There is a lot of chatter going around the world about how to interpret the bullish and bearish charts of the bitcoin marketplace. While this virtual currency has been traded for decades, it is still very much a work in progress as far as technical analysis is concerned. As such, it is important to understand that these charts will always have a predominant tendency to either be bullish or bearish. They cannot be taken at face value blindly because of the fact that the market for this kind of currency is rather unsteady due to the various governments and institutions that may attempt to intervene in the process.
However, by learning how to interpret the market data, you can come to see that there are certain indicators that can be used to identify the oversold conditions in which the marketplace has been found to be in. By studying the various bull markets and the movements that they have gone through, you will have a pretty good idea as to what is likely to happen with the bitcoin marketplace going forward. Bear in mind, too, that the oversold conditions do not always mean that the marketplace has reached a bear market condition.
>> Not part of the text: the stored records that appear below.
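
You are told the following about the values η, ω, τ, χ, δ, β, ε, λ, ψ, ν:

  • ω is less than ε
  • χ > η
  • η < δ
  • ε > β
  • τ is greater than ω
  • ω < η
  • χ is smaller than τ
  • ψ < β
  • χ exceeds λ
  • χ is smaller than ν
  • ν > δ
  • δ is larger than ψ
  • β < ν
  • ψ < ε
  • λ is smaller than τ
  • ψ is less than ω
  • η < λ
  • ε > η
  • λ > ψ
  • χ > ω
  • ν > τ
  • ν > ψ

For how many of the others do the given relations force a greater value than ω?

From ω the given relations immediately reach η, χ, τ, ε.
From those, λ, δ, ν — 7 in total.
No other element is forced above ω by the given relations, so the count is 7.

7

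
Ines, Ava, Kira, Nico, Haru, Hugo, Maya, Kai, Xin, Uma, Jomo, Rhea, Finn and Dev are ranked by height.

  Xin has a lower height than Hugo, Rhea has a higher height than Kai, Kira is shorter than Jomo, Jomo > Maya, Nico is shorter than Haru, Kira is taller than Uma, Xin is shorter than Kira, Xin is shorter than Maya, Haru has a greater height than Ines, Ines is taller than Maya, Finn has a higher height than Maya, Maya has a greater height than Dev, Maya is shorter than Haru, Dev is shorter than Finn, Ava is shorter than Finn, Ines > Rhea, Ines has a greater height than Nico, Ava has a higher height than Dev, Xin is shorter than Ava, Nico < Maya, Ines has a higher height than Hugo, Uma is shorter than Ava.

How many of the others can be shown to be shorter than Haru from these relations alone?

8

From Haru the given relations immediately reach Nico, Maya, Ines.
From those, Xin, Rhea, Dev, Hugo — 7 in total.
From those, Kai — 8 in total.
No other element is forced below Haru by the given relations, so the count is 8.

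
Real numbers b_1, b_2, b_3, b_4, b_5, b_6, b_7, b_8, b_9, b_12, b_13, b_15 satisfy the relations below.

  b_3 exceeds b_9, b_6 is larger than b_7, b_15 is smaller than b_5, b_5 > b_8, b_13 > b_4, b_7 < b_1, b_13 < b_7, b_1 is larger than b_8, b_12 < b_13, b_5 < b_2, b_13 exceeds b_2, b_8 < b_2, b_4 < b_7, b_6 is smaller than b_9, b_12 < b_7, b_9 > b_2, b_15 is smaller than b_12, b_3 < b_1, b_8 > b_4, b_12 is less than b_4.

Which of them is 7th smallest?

The consecutive relations fix a unique order: b_15 < b_12 < b_4 < b_8 < b_5 < b_2 < b_13 < b_7 < b_6 < b_9 < b_3 < b_1.
The 7th smallest is b_13.

b_13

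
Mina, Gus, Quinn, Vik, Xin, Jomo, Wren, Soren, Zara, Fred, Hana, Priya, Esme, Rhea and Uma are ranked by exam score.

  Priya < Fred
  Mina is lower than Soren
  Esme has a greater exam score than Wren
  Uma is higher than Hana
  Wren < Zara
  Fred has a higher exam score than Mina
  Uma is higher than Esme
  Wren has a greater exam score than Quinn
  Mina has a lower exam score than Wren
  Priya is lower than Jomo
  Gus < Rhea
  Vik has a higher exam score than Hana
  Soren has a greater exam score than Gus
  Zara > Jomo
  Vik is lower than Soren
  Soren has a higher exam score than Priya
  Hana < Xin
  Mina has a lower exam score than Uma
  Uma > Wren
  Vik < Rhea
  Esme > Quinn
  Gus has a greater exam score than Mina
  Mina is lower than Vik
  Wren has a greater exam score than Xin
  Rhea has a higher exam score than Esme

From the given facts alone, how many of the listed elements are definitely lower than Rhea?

8

The elements the relations force below Rhea are Quinn, Hana, Mina, Xin, Vik, Wren, Gus, Esme — no chain reaches any other.
That is 8.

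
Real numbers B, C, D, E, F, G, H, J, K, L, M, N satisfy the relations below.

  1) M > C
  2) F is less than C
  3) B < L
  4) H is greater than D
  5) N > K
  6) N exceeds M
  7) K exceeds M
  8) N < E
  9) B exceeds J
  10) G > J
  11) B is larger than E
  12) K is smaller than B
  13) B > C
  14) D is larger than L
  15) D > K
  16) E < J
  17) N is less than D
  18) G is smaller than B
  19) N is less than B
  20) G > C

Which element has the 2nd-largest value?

D

The consecutive relations fix a unique order: F < C < M < K < N < E < J < G < B < L < D < H.
Counting 2 from the largest end gives D.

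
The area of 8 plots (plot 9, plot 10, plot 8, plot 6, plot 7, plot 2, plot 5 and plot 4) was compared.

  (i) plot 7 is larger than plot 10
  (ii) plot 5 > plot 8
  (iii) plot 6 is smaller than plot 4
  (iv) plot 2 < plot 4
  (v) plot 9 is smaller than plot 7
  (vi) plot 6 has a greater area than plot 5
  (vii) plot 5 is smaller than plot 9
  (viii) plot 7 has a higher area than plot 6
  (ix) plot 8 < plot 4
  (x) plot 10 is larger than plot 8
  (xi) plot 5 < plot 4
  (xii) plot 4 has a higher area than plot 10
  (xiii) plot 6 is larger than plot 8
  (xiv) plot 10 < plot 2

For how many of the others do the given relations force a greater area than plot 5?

From plot 5 the given relations immediately reach plot 6, plot 4, plot 9.
From those, plot 7 — 4 in total.
No other element is forced above plot 5 by the given relations, so the count is 4.

4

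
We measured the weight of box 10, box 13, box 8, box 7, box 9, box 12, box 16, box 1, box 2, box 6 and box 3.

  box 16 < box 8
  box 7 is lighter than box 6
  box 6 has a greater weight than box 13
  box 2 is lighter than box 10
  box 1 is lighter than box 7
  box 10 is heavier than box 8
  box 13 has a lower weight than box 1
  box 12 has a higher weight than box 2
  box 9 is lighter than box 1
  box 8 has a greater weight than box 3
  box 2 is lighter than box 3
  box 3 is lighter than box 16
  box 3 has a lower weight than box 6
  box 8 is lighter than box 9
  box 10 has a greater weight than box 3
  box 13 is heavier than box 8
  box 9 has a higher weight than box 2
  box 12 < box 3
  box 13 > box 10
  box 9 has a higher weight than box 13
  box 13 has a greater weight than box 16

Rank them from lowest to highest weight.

The consecutive links are each given: box 2 < box 12; box 12 < box 3; box 3 < box 16; box 16 < box 8; box 8 < box 10; box 10 < box 13; box 13 < box 9; box 9 < box 1; box 1 < box 7; box 7 < box 6.

box 2 < box 12 < box 3 < box 16 < box 8 < box 10 < box 13 < box 9 < box 1 < box 7 < box 6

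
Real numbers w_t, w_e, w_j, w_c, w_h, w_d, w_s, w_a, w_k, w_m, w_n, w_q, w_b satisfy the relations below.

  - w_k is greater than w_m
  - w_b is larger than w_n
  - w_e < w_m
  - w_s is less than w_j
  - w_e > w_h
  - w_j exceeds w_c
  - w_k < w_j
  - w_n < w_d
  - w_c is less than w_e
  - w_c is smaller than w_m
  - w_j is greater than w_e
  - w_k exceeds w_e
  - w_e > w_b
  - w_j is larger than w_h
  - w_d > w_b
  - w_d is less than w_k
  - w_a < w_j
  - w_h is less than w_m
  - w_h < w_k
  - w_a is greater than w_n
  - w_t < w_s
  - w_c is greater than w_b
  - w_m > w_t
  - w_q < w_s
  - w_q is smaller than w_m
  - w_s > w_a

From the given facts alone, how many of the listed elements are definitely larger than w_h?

Directly above w_h: w_e, w_m, w_k, w_j.
No other element is forced above w_h by the given relations, so the count is 4.

4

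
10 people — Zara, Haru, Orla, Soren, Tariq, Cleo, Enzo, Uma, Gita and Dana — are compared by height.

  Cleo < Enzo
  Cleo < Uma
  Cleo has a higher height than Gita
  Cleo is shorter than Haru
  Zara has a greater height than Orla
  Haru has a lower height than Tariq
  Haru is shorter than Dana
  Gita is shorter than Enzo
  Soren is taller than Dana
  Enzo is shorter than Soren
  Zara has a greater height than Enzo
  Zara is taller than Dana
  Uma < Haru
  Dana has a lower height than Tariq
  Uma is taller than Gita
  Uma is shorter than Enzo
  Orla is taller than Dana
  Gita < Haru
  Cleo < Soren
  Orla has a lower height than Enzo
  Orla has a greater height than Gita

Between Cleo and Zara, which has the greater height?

Cleo < Uma and Uma < Haru give Cleo < Haru.
With Haru < Dana: Cleo < Uma < Haru < Dana.
Then Dana < Orla extends the chain to Orla.
Then Orla < Enzo extends the chain to Enzo.
With Enzo < Zara: Cleo < Uma < Haru < Dana < Orla < Enzo < Zara.
So Cleo < Zara; Zara is the taller of the two.

Zara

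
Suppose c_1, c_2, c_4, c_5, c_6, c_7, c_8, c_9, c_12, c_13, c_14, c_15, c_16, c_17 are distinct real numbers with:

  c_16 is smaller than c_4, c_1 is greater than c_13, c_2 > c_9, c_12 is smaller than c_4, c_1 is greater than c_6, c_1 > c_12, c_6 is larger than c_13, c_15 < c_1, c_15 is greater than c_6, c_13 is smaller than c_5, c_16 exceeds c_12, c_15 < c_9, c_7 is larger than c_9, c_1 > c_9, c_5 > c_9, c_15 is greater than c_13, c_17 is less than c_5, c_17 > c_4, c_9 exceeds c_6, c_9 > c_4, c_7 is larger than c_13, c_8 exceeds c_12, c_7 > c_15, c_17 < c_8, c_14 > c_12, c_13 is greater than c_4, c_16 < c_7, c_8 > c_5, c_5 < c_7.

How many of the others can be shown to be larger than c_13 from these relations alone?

8

The elements the relations force above c_13 are c_6, c_15, c_9, c_5, c_8, c_1, c_7, c_2 — no chain reaches any other.
That is 8.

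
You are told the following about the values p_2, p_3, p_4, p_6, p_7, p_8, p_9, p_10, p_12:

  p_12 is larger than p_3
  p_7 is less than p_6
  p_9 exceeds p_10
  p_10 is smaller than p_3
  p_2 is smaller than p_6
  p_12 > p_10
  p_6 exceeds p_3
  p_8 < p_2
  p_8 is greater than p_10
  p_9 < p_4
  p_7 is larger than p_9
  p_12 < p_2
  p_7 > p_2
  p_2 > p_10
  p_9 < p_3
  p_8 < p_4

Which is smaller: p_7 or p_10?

p_10

p_10 < p_9 and p_9 < p_3 give p_10 < p_3.
Then p_3 < p_12 extends the chain to p_12.
With p_12 < p_2: p_10 < p_9 < p_3 < p_12 < p_2.
With p_2 < p_7: p_10 < p_9 < p_3 < p_12 < p_2 < p_7.
So p_10 < p_7; p_10 is the smaller of the two.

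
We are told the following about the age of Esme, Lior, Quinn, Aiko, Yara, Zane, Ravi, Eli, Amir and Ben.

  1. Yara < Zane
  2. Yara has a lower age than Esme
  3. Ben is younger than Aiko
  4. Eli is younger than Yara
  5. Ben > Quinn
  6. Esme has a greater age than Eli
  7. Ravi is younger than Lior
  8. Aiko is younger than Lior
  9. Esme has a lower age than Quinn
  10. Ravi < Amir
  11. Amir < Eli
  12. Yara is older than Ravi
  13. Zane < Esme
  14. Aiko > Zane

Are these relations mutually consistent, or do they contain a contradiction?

consistent

The single ordering Ravi < Amir < Eli < Yara < Zane < Esme < Quinn < Ben < Aiko < Lior satisfies every listed relation, so no contradiction arises.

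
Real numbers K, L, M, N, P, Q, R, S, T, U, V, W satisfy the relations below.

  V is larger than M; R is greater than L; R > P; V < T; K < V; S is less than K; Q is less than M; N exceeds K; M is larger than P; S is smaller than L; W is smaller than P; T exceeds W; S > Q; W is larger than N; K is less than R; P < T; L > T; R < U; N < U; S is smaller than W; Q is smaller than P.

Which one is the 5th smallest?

Chaining the given pairs: Q < S < K < N < W < P < M < V < T < L < R < U.
The 5th smallest is W.

W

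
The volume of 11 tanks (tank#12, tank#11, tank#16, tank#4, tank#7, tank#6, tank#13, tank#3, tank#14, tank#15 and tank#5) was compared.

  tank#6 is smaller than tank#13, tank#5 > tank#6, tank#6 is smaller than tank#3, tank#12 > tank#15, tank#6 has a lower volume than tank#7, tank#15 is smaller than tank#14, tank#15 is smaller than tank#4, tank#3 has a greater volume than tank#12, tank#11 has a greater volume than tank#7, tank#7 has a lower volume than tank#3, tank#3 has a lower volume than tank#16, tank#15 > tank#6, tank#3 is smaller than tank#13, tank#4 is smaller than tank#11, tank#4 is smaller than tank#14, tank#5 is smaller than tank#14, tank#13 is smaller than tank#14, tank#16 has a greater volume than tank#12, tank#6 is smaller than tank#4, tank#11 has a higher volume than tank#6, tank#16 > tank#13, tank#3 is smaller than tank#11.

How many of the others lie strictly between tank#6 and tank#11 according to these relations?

Chaining upward from tank#6 reaches: tank#15, tank#5, tank#12, tank#4, tank#7, tank#3, tank#13, tank#14, tank#16.
Chaining downward from tank#11 reaches: tank#15, tank#12, tank#4, tank#7, tank#3.
Strictly between tank#6 and tank#11 are those in both lists: tank#15, tank#12, tank#4, tank#7, tank#3 — 5 elements.

5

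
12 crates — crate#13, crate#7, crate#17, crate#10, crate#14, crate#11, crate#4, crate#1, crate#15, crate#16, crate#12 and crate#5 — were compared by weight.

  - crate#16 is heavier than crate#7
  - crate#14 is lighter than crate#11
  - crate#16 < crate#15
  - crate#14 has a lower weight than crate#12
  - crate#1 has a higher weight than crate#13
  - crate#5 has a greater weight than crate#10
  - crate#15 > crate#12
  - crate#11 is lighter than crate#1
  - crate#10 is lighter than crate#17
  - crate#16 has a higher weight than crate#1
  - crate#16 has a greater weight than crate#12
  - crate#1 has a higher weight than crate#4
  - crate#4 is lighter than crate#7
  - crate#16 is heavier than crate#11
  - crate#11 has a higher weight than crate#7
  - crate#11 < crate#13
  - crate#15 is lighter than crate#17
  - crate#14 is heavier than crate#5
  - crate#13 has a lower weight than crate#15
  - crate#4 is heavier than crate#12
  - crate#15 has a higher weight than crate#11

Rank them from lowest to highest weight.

crate#10 < crate#5 < crate#14 < crate#12 < crate#4 < crate#7 < crate#11 < crate#13 < crate#1 < crate#16 < crate#15 < crate#17

Each adjacent pair is fixed by a given relation: crate#10 < crate#5; crate#5 < crate#14; crate#14 < crate#12; crate#12 < crate#4; crate#4 < crate#7; crate#7 < crate#11; crate#11 < crate#13; crate#13 < crate#1; crate#1 < crate#16; crate#16 < crate#15; crate#15 < crate#17. Chaining them end to end gives the full order.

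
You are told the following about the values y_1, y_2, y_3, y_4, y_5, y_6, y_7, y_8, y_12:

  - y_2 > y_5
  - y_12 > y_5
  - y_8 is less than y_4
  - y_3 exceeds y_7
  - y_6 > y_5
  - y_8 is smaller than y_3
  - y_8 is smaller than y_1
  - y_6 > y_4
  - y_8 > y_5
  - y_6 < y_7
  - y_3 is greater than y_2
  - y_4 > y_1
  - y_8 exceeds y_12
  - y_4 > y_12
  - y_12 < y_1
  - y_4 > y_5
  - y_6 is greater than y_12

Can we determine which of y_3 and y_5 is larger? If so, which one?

y_5 < y_12 < y_1 < y_4 < y_6 < y_7 < y_3, by transitivity through y_12, y_1, y_4, y_6, y_7.
So y_3 is larger.

y_3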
Take, for example, the period between the onset of the last bullish market boom and the start of the last bear market crash. During this time, there was a general rise in the price of the cryptocoverage due to optimism regarding the growth of the virtual currency. It was this optimism that encouraged people to invest large sums of money into buying these assets. They did so believing that the price of the bitcoin would rise significantly over the course of a few months. When the bubble burst and the global economy took a turn for the worst, many people lost their investments and had to seek out newer and more secure avenues for securing their livelihoods.
At this juncture, it is likely that the same thing is happening with the current bear market. People are once again pouring into the market in large numbers, buoyed up by the hope that things will turn around again soon. Unfortunately, they may be expecting the maximum of this cycle and may be overly pessimistic about its prospects. This may well be the case as we move into the final few weeks of this year. The good news is that there are some strong support levels in place, though.
So what does this market have to offer for traders? To begin with, it provides a significant number of trading opportunities. While the recent bear market crash saw numerous large losses on the part of traders, those losses were offset by strong support in the market for the currencies of the United States and New Zealand. In contrast, over the past week there have been a number of major gains in the US dollar and the NZD. If you are able to find a strong support level of the market, then this may be a time to enter the market, as the market may remain oversold for a period as the value of the major currencies continues to rise.
On the flip side, if you seek to exit the market before the current trends reverse, then you may need to find other means of getting out. With oversold conditions in place, it may be impossible to find a buyer who can absorb the losses. It may also be difficult to sell your overpriced assets, especially if they are driven by strong positive sentiment. If you find that oversold conditions are hindering your ability to exit, then you may be better off waiting until the oversold conditions subside before selling your assets.
From these strong support levels, you may still be able to find buyers who are ready to buy, but they may be hesitant to do so due to high levels of risk. At this point, it may be a good idea to execute a short sell. Short selling is when you sell an asset while the price is still above the open market price. In the case of the oversold conditions in the US dollar and NZD, this may result in a short sale that is received by the seller, who then pays the seller for the difference – known as a margin call.
A margin call gives you the ability to take a loss and potentially make money if the price does rise enough to absorb the loss. You may find that the market conditions in your country are not conducive to creating a strong support or even where a short sell would benefit from. If this is the case, then it may be best to wait for the market to settle. The more traders that execute a short sell at the correct time, the higher the price will go and the more investors will benefit. There are no guarantees though, as market conditions can change at any moment. For this reason, it’s important to execute your sell order as soon as possible.